I would happily buy this deck, were it not for two factors: one, the leather book cover (I'm vegetarian and hence not keen on bits of dead animal sitting on my shelf); two, the apparently flimsy cardstock. I shall anxiously await this deck being snapped up by Llewellyn and reprinted with glossy laminate and a dead-animal-free accompanying book. :)

Edit: Ooh, I just remembered something I meant to say but forgot about by the time I hit the "post" button. (Don't you hate it when that happens? :p) Aside from the extreme bleakness of this deck, most of the criticisms revolve around its lack of balance. Now I don't know the artist and I can't speak for her, but I suspect she wasn't aiming for balance; from what I've seen and read, she was aiming to turn the world over and expose its dark underbelly, which I personally think she did very well. Again, it's not going to appeal to everyone (or perhaps almost no-one), but I think this is a deck that the target audience is going to understand and appreciate.
 

Sophie

I'm with hedgecub on this one. Not as a reading deck, necessarily - more as a "what can I learn?" deck. I don't think I'd air it often, though I like the photography. That 4 of pentacles reminds me of naughty prints of the 1900s (I own a few of those :D) - not at all gruesome! Possibly I would take it out when I wanted to reflect on certain dark themes in a visual way.

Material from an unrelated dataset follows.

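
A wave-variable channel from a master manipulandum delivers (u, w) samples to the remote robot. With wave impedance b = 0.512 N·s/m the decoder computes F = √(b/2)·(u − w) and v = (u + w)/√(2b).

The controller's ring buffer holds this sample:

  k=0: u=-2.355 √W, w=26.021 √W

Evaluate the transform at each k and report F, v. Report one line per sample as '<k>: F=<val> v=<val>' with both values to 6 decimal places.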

To me, the positive is found inside the self. Sometimes, we can find ourselves in worlds so dark that only the light of our souls and our bloody-mindedness can get us through the day. And sometimes even those are not enough. Have you read If This Be A Man? Now, I don't know if this deck reaches the quality of Primo Levi (I doubt it), or the horror of Auschwitz (which is unwatchable), but it has something to offer, a reminder, maybe.

I agree with hedgecub about balance, too: that temperance card says it all - the point of the deck is to present a world out of balance. Quite often it is, you know. A thousand times that deck rather than the unreal Hanson-Roberts view of the world.

I would have to look through the real deck, hold it in my hands, to judge it. But from what I have seen - well, it seems to have some merit. I would still prefer to own the Vertigo, by a mile (please, Tarot gods?!).

And it's expensive. If the quality of the photography and cards warrant it, why not? Again, I'd have to feel them to judge.